The disks are also all using Veritas Volume Manager (instead of HP LVM).


Update: It occurs to me that this is not just a straight disk-to-disk copy; in reality, it is a snapshot to disk copy. Could reading the snapshot be slowing things down that much? The snapshot is an HP VxFS snapshot (not a vxsnap); perhaps the interaction between the snapshot and VxVM is causing speed degradation?


Update: Using fstyp -v, it appears that the block size (f_bsize) is 8192; the default UNIX block size is 512 (or 8192/16). When testing with dd, I used a block size of 1024k (or 1048576, or 8192*128).

I really wonder if it is the block size. I read over at PerlMonks that the Perl module File::Copy is faster than cp; that is intriguing: I wonder.

If NetBackup is using tar, then it is not using cp: that might explain the speed increase as well.


Update: It appears that reading from snapshot is almost twice as slow as reading from the actual device. Running cp is slow, as is tar writing to the command line.

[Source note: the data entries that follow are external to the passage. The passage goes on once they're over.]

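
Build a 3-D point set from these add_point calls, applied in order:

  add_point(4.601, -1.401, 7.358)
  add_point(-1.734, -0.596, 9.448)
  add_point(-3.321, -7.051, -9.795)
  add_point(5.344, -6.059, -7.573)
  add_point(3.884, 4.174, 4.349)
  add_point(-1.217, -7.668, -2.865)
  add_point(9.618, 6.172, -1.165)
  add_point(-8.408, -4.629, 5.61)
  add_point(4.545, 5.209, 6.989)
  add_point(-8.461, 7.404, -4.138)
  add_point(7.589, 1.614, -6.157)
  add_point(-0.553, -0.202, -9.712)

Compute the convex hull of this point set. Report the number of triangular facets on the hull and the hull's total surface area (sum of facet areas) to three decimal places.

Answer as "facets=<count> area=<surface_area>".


11 of the 12 inputs are extreme points: [0, 1, 2, 3, 5, 6, 7, 8, 9, 10, 11].

Area of each hull facet:
  f1: (p7, p1, p9) → 67.0812
  f2: (p8, p6, p9) → 82.1843
  f3: (p8, p1, p9) → 73.9060
  f4: (p10, p3, p6) → 16.6757
  f5: (p10, p3, p11) → 31.7535
  f6: (p10, p6, p9) → 60.6001
  f7: (p10, p11, p9) → 53.6375
  f8: (p2, p3, p5) → 28.2376
  f9: (p2, p3, p11) → 29.4204
  f10: (p2, p11, p9) → 42.7952
  f11: (p2, p7, p9) → 111.7404
  f12: (p2, p7, p5) → 36.3095
  f13: (p0, p8, p1) → 22.1069
  f14: (p0, p3, p5) → 54.8720
  f15: (p0, p8, p6) → 31.6239
  f16: (p0, p3, p6) → 84.9749
  f17: (p0, p7, p5) → 69.8359
  f18: (p0, p7, p1) → 24.7420
Σ area = 922.497

Euler characteristic 11−27+18 = 2 ✓

facets=18 area=922.497


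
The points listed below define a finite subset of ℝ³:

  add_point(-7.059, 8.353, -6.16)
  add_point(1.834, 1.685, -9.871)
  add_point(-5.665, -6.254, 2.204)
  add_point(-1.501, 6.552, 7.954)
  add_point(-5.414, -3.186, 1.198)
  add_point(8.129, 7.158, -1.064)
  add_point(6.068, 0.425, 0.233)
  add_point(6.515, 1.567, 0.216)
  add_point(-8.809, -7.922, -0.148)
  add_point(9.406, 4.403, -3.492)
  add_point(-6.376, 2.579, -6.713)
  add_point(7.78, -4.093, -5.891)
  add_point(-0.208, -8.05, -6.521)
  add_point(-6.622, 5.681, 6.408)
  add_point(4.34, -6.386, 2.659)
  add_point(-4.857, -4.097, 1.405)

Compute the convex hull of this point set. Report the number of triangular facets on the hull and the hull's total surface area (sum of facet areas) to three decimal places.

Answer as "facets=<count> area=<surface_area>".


facets=20 area=935.983

Hull vertices (12/16): indices [0, 1, 2, 3, 5, 8, 9, 10, 11, 12, 13, 14].

Facet areas (half cross-product norm):
  f1: (p12, p14, p8) → 54.6858
  f2: (p13, p0, p8) → 95.2233
  f3: (p13, p3, p0) → 33.4699
  f4: (p5, p3, p0) → 93.6735
  f5: (p5, p14, p9) → 25.7399
  f6: (p5, p14, p3) → 87.7395
  f7: (p2, p14, p8) → 13.9833
  f8: (p2, p14, p3) → 70.1702
  f9: (p2, p13, p8) → 23.5218
  f10: (p2, p13, p3) → 33.8609
  f11: (p1, p5, p9) → 18.8173
  f12: (p1, p5, p0) → 70.7665
  f13: (p11, p1, p9) → 38.4810
  f14: (p11, p1, p12) → 38.7887
  f15: (p11, p14, p9) → 42.5650
  f16: (p11, p12, p14) → 39.4710
  f17: (p10, p1, p0) → 25.0502
  f18: (p10, p1, p12) → 45.4549
  f19: (p10, p0, p8) → 24.3465
  f20: (p10, p12, p8) → 60.1736
Σ area = 935.983

Check V−E+F: 12 − 30 + 20 = 2.


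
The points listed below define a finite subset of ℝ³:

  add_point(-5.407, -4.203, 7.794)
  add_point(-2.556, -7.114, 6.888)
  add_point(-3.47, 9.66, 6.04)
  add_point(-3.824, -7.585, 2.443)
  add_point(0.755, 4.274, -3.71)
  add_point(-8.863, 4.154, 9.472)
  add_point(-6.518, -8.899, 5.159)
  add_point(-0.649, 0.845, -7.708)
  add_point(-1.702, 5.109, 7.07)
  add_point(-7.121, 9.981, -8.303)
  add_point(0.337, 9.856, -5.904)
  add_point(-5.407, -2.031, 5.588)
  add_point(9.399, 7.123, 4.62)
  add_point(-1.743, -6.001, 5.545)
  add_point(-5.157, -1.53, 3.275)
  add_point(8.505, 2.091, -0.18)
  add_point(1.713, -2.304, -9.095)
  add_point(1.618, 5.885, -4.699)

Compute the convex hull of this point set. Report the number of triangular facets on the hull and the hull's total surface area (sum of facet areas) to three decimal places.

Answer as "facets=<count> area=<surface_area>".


facets=18 area=996.879

Extreme-point indices: [0, 1, 2, 3, 5, 6, 9, 10, 12, 15, 16] — 11 of 18 on the boundary.

Per-facet area ½‖(b−a)×(c−a)‖:
  f1: (p9, p6, p5) → 130.9754
  f2: (p16, p9, p6) → 134.3300
  f3: (p1, p12, p5) → 116.7936
  f4: (p2, p12, p5) → 46.7781
  f5: (p2, p9, p5) → 60.4553
  f6: (p0, p6, p5) → 15.5827
  f7: (p0, p1, p5) → 7.0611
  f8: (p0, p1, p6) → 9.4940
  f9: (p15, p1, p12) → 55.0895
  f10: (p15, p1, p16) → 92.8532
  f11: (p3, p16, p6) → 8.7526
  f12: (p3, p1, p6) → 8.4939
  f13: (p3, p1, p16) → 24.4559
  f14: (p10, p2, p12) → 75.9553
  f15: (p10, p2, p9) → 49.1179
  f16: (p10, p15, p12) → 44.2610
  f17: (p10, p16, p9) → 49.5030
  f18: (p10, p15, p16) → 66.9265
Σ area = 996.879

Euler characteristic 11−27+18 = 2 ✓


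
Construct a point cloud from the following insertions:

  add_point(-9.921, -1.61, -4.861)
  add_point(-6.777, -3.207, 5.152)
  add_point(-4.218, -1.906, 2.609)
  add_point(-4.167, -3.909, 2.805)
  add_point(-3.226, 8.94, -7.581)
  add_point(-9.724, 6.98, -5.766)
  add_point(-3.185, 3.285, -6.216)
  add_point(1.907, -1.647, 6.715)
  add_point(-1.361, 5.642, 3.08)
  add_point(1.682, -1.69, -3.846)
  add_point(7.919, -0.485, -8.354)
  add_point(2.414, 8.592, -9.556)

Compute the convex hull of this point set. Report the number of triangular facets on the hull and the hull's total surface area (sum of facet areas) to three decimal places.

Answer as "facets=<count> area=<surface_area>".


facets=14 area=681.639

Points on the hull: [0, 1, 3, 4, 5, 7, 8, 10, 11] (9 of 12).

Triangle areas on the boundary:
  f1: (p11, p10, p0) → 87.8098
  f2: (p11, p5, p0) → 54.4909
  f3: (p11, p5, p4) → 7.1471
  f4: (p11, p7, p10) → 86.8601
  f5: (p3, p10, p0) → 81.9459
  f6: (p3, p7, p10) → 60.7625
  f7: (p8, p5, p4) → 39.1507
  f8: (p8, p11, p4) → 33.5361
  f9: (p8, p11, p7) → 52.5124
  f10: (p1, p5, p0) → 44.5004
  f11: (p1, p3, p0) → 17.6289
  f12: (p1, p8, p5) → 64.3406
  f13: (p1, p3, p7) → 13.3068
  f14: (p1, p8, p7) → 37.6470
Σ area = 681.639

Check V−E+F: 9 − 21 + 14 = 2.


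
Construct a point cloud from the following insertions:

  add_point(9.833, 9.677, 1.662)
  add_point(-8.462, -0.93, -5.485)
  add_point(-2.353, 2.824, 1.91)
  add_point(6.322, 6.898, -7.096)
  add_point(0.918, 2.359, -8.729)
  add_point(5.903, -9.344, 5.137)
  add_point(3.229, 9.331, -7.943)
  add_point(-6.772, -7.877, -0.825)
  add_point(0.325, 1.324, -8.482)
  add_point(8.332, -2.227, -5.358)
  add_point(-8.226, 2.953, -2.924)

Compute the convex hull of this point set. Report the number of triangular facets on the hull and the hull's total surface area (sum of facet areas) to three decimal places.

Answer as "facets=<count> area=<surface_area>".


11 of the 11 inputs are extreme points: [0, 1, 2, 3, 4, 5, 6, 7, 8, 9, 10].

Triangle areas on the boundary:
  f1: (p6, p4, p1) → 32.3909
  f2: (p2, p5, p0) → 104.9321
  f3: (p9, p5, p0) → 89.4377
  f4: (p7, p2, p5) → 78.8434
  f5: (p7, p9, p5) → 88.4335
  f6: (p10, p6, p0) → 80.5023
  f7: (p10, p2, p0) → 40.2739
  f8: (p10, p6, p1) → 31.8654
  f9: (p10, p7, p1) → 18.4763
  f10: (p10, p7, p2) → 41.1165
  f11: (p3, p6, p4) → 14.1463
  f12: (p3, p9, p4) → 31.5093
  f13: (p3, p6, p0) → 18.9414
  f14: (p3, p9, p0) → 46.7167
  f15: (p8, p9, p4) → 5.6621
  f16: (p8, p7, p9) → 64.7060
  f17: (p8, p4, p1) → 4.0871
  f18: (p8, p7, p1) → 40.0918
Σ area = 832.133

Euler: V−E+F = 11−27+18 = 2.

facets=18 area=832.133


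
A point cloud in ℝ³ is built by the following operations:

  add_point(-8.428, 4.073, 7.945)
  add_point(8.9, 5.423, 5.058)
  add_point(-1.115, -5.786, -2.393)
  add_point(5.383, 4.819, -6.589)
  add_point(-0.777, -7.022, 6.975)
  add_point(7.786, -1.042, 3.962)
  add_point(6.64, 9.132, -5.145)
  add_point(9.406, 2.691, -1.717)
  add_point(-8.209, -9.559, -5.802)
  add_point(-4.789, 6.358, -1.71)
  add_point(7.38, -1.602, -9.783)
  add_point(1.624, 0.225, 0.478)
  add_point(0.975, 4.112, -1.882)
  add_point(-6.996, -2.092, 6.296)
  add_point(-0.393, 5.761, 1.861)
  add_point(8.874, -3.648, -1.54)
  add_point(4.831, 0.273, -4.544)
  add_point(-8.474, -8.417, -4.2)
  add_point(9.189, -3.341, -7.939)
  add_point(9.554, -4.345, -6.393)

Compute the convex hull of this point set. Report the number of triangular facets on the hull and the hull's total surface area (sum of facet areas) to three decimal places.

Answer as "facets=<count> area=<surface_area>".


facets=26 area=1040.772

15 of the 20 inputs are extreme points: [0, 1, 3, 4, 5, 6, 7, 8, 9, 10, 13, 15, 17, 18, 19].

Per-facet area ½‖(b−a)×(c−a)‖:
  f1: (p9, p0, p17) → 80.7069
  f2: (p9, p0, p6) → 50.4708
  f3: (p13, p0, p17) → 29.9221
  f4: (p13, p4, p17) → 48.5923
  f5: (p13, p4, p0) → 17.7214
  f6: (p1, p0, p6) → 97.6582
  f7: (p1, p4, p0) → 102.6881
  f8: (p8, p4, p17) → 10.3509
  f9: (p8, p4, p19) → 120.6264
  f10: (p8, p9, p17) → 11.6489
  f11: (p8, p9, p10) → 126.4888
  f12: (p18, p10, p6) → 17.3206
  f13: (p18, p8, p19) → 17.4022
  f14: (p18, p8, p10) → 27.7256
  f15: (p3, p10, p6) → 9.3037
  f16: (p3, p9, p6) → 26.8606
  f17: (p3, p9, p10) → 35.6684
  f18: (p5, p1, p4) → 28.3354
  f19: (p7, p1, p6) → 28.4912
  f20: (p7, p18, p6) → 32.7456
  f21: (p7, p1, p19) → 17.5315
  f22: (p7, p18, p19) → 7.9388
  f23: (p15, p4, p19) → 23.7900
  f24: (p15, p5, p4) → 33.2156
  f25: (p15, p1, p19) → 20.0855
  f26: (p15, p5, p1) → 17.4827
Σ area = 1040.772

Euler characteristic 15−39+26 = 2 ✓


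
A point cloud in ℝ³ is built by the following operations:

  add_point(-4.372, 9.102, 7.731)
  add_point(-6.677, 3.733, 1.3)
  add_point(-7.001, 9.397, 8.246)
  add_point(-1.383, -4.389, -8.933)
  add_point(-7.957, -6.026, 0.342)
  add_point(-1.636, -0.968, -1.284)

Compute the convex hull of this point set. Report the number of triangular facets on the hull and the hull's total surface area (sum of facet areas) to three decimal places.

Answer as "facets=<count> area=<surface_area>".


facets=8 area=276.187

6 of the 6 inputs are extreme points: [0, 1, 2, 3, 4, 5].

Facet areas (half cross-product norm):
  f1: (p0, p2, p4) → 23.1894
  f2: (p5, p3, p4) → 34.5717
  f3: (p5, p0, p4) → 56.1367
  f4: (p5, p0, p3) → 25.1355
  f5: (p1, p3, p4) → 56.2603
  f6: (p1, p2, p4) → 31.9446
  f7: (p1, p0, p3) → 37.2542
  f8: (p1, p0, p2) → 11.6945
Σ area = 276.187

Euler characteristic 6−12+8 = 2 ✓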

Using tar is slightly better (when using a file) but is limited to 8Gb files (file in question is 96Gb or so). Using perl's File::Copy with a non-snapshot volume seems to be one of the fastest ways to go.

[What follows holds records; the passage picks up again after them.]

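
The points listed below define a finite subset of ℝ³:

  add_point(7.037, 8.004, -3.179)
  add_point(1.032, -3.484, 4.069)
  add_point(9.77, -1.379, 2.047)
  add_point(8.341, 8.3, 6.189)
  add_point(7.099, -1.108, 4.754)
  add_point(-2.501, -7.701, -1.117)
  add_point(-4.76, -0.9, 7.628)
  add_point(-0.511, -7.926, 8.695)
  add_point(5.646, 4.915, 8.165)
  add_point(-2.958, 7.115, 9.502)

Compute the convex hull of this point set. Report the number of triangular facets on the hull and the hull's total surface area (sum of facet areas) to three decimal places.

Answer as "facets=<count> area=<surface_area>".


Points on the hull: [0, 2, 3, 4, 5, 6, 7, 8, 9] (9 of 10).

Triangle areas on the boundary:
  f1: (p0, p3, p2) → 46.1624
  f2: (p5, p0, p2) → 78.3374
  f3: (p7, p5, p6) → 40.1710
  f4: (p7, p5, p2) → 65.5600
  f5: (p9, p0, p3) → 55.4221
  f6: (p9, p7, p6) → 25.9356
  f7: (p9, p5, p6) → 33.9487
  f8: (p9, p5, p0) → 133.2801
  f9: (p8, p3, p2) → 23.0456
  f10: (p8, p9, p3) → 19.2808
  f11: (p8, p9, p7) → 62.7155
  f12: (p4, p7, p2) → 14.9473
  f13: (p4, p8, p2) → 11.2876
  f14: (p4, p8, p7) → 37.8311
Σ area = 647.925

Euler: V−E+F = 9−21+14 = 2.

facets=14 area=647.925


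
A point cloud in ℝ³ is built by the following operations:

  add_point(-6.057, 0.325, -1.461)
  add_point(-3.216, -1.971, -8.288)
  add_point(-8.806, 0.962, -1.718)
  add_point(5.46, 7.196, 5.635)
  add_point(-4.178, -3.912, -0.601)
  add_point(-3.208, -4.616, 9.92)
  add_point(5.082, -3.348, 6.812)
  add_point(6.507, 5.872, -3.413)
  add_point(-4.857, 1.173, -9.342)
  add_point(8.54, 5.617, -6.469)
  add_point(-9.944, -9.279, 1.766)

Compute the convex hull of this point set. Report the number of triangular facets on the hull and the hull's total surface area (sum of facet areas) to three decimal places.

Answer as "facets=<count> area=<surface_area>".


9 of the 11 inputs are extreme points: [1, 2, 3, 5, 6, 7, 8, 9, 10].

Per-facet area ½‖(b−a)×(c−a)‖:
  f1: (p6, p3, p9) → 66.8217
  f2: (p1, p8, p10) → 23.5937
  f3: (p1, p8, p9) → 26.0684
  f4: (p1, p6, p10) → 110.0376
  f5: (p1, p6, p9) → 107.6505
  f6: (p2, p8, p10) → 43.6572
  f7: (p2, p3, p8) → 73.9338
  f8: (p7, p8, p9) → 25.0433
  f9: (p7, p3, p9) → 7.7426
  f10: (p7, p3, p8) → 58.0684
  f11: (p5, p6, p10) → 48.3774
  f12: (p5, p6, p3) → 46.3921
  f13: (p5, p2, p10) → 61.3950
  f14: (p5, p2, p3) → 101.9718
Σ area = 800.753

Euler: V−E+F = 9−21+14 = 2.

facets=14 area=800.753


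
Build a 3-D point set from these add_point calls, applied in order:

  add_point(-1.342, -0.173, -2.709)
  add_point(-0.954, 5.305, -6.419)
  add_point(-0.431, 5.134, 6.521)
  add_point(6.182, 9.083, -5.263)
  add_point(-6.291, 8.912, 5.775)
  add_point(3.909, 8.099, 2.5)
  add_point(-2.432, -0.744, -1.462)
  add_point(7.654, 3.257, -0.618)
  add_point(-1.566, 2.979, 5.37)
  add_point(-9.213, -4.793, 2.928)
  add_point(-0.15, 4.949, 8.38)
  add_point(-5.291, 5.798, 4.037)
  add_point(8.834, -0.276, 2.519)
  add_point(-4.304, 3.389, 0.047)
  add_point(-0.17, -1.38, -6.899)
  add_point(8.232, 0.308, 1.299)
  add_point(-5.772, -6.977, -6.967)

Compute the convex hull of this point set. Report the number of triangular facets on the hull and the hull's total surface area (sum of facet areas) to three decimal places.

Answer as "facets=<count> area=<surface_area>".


Hull vertices (10/17): indices [1, 3, 4, 5, 9, 10, 12, 14, 15, 16].

Area of each hull facet:
  f1: (p16, p12, p9) → 95.5080
  f2: (p4, p16, p9) → 72.6423
  f3: (p14, p16, p12) → 43.1412
  f4: (p5, p3, p12) → 39.5600
  f5: (p5, p4, p3) → 36.6693
  f6: (p1, p4, p3) → 56.0050
  f7: (p1, p4, p16) → 90.1703
  f8: (p1, p14, p3) → 25.5969
  f9: (p1, p14, p16) → 20.9933
  f10: (p15, p3, p12) → 4.0630
  f11: (p15, p14, p12) → 5.2492
  f12: (p15, p14, p3) → 59.8297
  f13: (p10, p5, p12) → 37.7932
  f14: (p10, p5, p4) → 30.2592
  f15: (p10, p12, p9) → 85.7823
  f16: (p10, p4, p9) → 53.5527
Σ area = 756.815

Euler: V−E+F = 10−24+16 = 2.

facets=16 area=756.815


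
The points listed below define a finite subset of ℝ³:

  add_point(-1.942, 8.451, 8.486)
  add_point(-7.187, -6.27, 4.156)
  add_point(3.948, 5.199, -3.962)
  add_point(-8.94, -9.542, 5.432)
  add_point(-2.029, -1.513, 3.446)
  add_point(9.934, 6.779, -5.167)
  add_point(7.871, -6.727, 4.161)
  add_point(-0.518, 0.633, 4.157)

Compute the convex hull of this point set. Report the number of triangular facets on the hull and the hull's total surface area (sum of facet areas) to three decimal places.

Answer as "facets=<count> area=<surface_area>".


facets=8 area=631.837

Hull vertices (6/8): indices [0, 1, 2, 3, 5, 6].

Facet areas (half cross-product norm):
  f1: (p1, p0, p3) → 18.4699
  f2: (p6, p5, p3) → 134.9125
  f3: (p6, p0, p3) → 145.4162
  f4: (p6, p0, p5) → 135.7094
  f5: (p2, p5, p3) → 39.5994
  f6: (p2, p1, p3) → 10.1105
  f7: (p2, p0, p5) → 38.5005
  f8: (p2, p1, p0) → 109.1185
Σ area = 631.837

Euler: V−E+F = 6−12+8 = 2.


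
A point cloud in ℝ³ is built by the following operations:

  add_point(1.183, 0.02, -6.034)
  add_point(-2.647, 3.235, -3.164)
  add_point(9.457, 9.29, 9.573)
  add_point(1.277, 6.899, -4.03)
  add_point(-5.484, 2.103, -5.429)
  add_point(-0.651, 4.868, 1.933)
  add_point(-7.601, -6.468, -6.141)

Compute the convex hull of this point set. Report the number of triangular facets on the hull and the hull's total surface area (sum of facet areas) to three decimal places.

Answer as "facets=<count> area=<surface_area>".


Points on the hull: [0, 2, 3, 4, 5, 6] (6 of 7).

Per-facet area ½‖(b−a)×(c−a)‖:
  f1: (p0, p2, p6) → 85.6963
  f2: (p5, p2, p6) → 51.0767
  f3: (p3, p0, p2) → 53.0378
  f4: (p3, p5, p2) → 43.3706
  f5: (p4, p3, p5) → 26.7335
  f6: (p4, p5, p6) → 35.8808
  f7: (p4, p0, p6) → 30.9789
  f8: (p4, p3, p0) → 23.9863
Σ area = 350.761

Euler characteristic 6−12+8 = 2 ✓

facets=8 area=350.761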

I'm going to try that and will report here what I get.

5 Answers 5

2

Another question is whether you're IO bound inside the FC network, ask the SAN guys to demonstrate (graphs are good) actual spare bandwidth available (oh, and if the FC switches are the Cisco ones how they're ensuring they're avoiding the bandwidth issues inside the switch)

1

Are you limited by reading from, and writing to, the same disk in the array?

3
  • Don't think so. Have to talk to the SAN fellas tomorrow. The copy is between two different volumes on two different disk groups.
    – Mei
    Jul 9, 2009 at 23:33
  • I had the same thought but didn't post an answer. Jul 10, 2009 at 0:02
  • What does a simple dd show for read and write performance. What is the filesystem like for meta data performance ( say /usr/sbin/bonnie++ -d . -s 0 -f -n 8 )
    – James
    Jul 10, 2009 at 6:24
1

If your tape is also on the SAN, then it's possible that the xfer is being handed off and going straight from tape to disk, while a copy is being required to be passed through the host doing the copy, and is therefore slower.

1
  • Nope: no direct tape-to-SAN.
    – Mei
    Jul 10, 2009 at 16:00
1

To ensure your test is like for like, try doing the disk copy via tar (NetBackup uses tar to read from tape):

$ tar cf - oldstuff | (cd newdir; tar xf -)

If all of your disks are on the same fibre card, you could theoretically be IO bound on that one card, but I doubt it.

The VxFS snapshot could be adding overhead, especially if the original source file system is busy with writes at the time. VxFS does copy on write, so if the original disk is receiving writes, the snapshot disks will be busy receiving the original disk data.

If the original file system is idle, you can rule out the VxFS being a factor.

3
  • Turns out there are two fiber cards, and neither is anywhere near pegged. I wonder about the use of tar: might be an idea.
    – Mei
    Jul 16, 2009 at 21:29
  • The tar utility uses a block size of 512 by default and a block size of 1 if the output is stdout (as in your example). I think cp may use a block size of 1 (though I don't remember where I saw that). The block size of tar can be adjusted by using the -b option to tar.
    – Mei
    Jul 16, 2009 at 21:56
  • If NetBackup uses HP-UX tar, I'd be surprised: found this in the man page for tar: "Because of industry standards and interoperability goals, tar does not support the archival of files of size 8GB or larger [...]" (under WARNINGS).
    – Mei
    Jul 16, 2009 at 22:14
-1

If the disks are connected to different buses on your mother board, the data may be copied across 3 or more internal buses and the latency is killing your IO for disk to disk copy. In this case it is entirely possible that the network tape drive has an inherently higher bandwidth path to the target disk than the source disk does.

1
  • You didn't read closely enough: both disks are over dual fiber-channel links.